Kindle & Popular Fiction: the hypertextualization of traditionally dead tree media

Category: Apple, General, SciFi |

Reading books on the iPhone has been seriously competing with used bookstore paperback purchases for my scarce non-work non-family attention, largely with post-copyright (ex. harry harrison, poul anderson) and creative commons science fiction (ex. rudy rucker, cory doctorow), available from Feedbooks, consumed with Stanza.

Gibson's "Zero History" Annotations from Kindle
I recently purchases William Gibson’s “Zero History” Kindle edition for the iPhone and read through a hundred pages, ocassionally encountering underlined sections but not giving them any attention. When a particularly Gibson zinger was highlighted, I tapped: “Some very considerable part of the gestural language of public places, that had once belonged to cigarettes, now belonged to phones.” … 56 other people highlighted this part of the book.

You can read this annotation, and copy paste as I did, from Amazon’s top highlighted page for this book. Suprisingly, this content is not available from the Zero History product page (book or kindle), as it seems to me to complimentary to, and more impartial and informative, than many reviews. These sections form the same kind of human smart summarization that link text (e.g. the text inside hyperlinks) provides for web search engines.
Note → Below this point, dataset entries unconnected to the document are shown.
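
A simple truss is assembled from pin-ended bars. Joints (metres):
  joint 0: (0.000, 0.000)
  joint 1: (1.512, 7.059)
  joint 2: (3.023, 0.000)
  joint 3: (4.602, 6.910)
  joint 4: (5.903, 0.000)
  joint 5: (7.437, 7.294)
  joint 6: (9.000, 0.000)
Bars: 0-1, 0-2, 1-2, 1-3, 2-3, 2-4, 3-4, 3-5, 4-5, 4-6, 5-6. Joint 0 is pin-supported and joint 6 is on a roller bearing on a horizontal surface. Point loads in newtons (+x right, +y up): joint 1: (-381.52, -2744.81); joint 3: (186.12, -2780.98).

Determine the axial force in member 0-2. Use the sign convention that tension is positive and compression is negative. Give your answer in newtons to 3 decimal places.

618.324

N=7 nodes, M=11 members, R=3 reactions → 2N=14, M+R=14
member 0 (0-1): L=7.2191, (cx,cy)=(0.2094,0.9778)
member 1 (0-2): L=3.0230, (cx,cy)=(1.0000,0.0000)
member 2 (1-2): L=7.2189, (cx,cy)=(0.2093,-0.9778)
member 3 (1-3): L=3.0936, (cx,cy)=(0.9988,-0.0482)
member 4 (2-3): L=7.0881, (cx,cy)=(0.2228,0.9749)
member 5 (2-4): L=2.8800, (cx,cy)=(1.0000,0.0000)
member 6 (3-4): L=7.0314, (cx,cy)=(0.1850,-0.9827)
member 7 (3-5): L=2.8609, (cx,cy)=(0.9910,0.1342)
member 8 (4-5): L=7.4536, (cx,cy)=(0.2058,0.9786)
member 9 (4-6): L=3.0970, (cx,cy)=(1.0000,0.0000)
member 10 (5-6): L=7.4596, (cx,cy)=(0.2095,-0.9778)
solve A·x = −loads:
  F[0-1] = -3885.1646 N (compression)
  F[0-2] = +618.3242 N (tension)
  F[1-2] = +1110.8431 N (tension)
  F[1-3] = -665.4888 N (compression)
  F[2-3] = -1114.2358 N (compression)
  F[2-4] = +1099.0518 N (tension)
  F[3-4] = -1861.1538 N (compression)
  F[3-5] = -761.5797 N (compression)
  F[4-5] = +1869.0294 N (tension)
  F[4-6] = +370.0277 N (tension)
  F[5-6] = -1765.9967 N (compression)
  Rx@0 = +195.4000 N
  Ry@0 = +3798.9942 N
  Ry@6 = +1726.7958 N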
Trompsing through top highlights is rewarding for popular titles like Freaknonomics and “outliers: the story of success”. This use case looks to be specifically not supported by Amazon, so you’ll have to use precise query syntax, rendering results for short titles like “Blink” a mess — adding the author name to the query cleans the results up.

So how’s the book? Good, if a far cry from his intensely futuristic cyberpunk roots, with the iPhone playing such a critical role that when the MacBook in play was identified as an Air, it seemed like Apple should be paying for the product placement!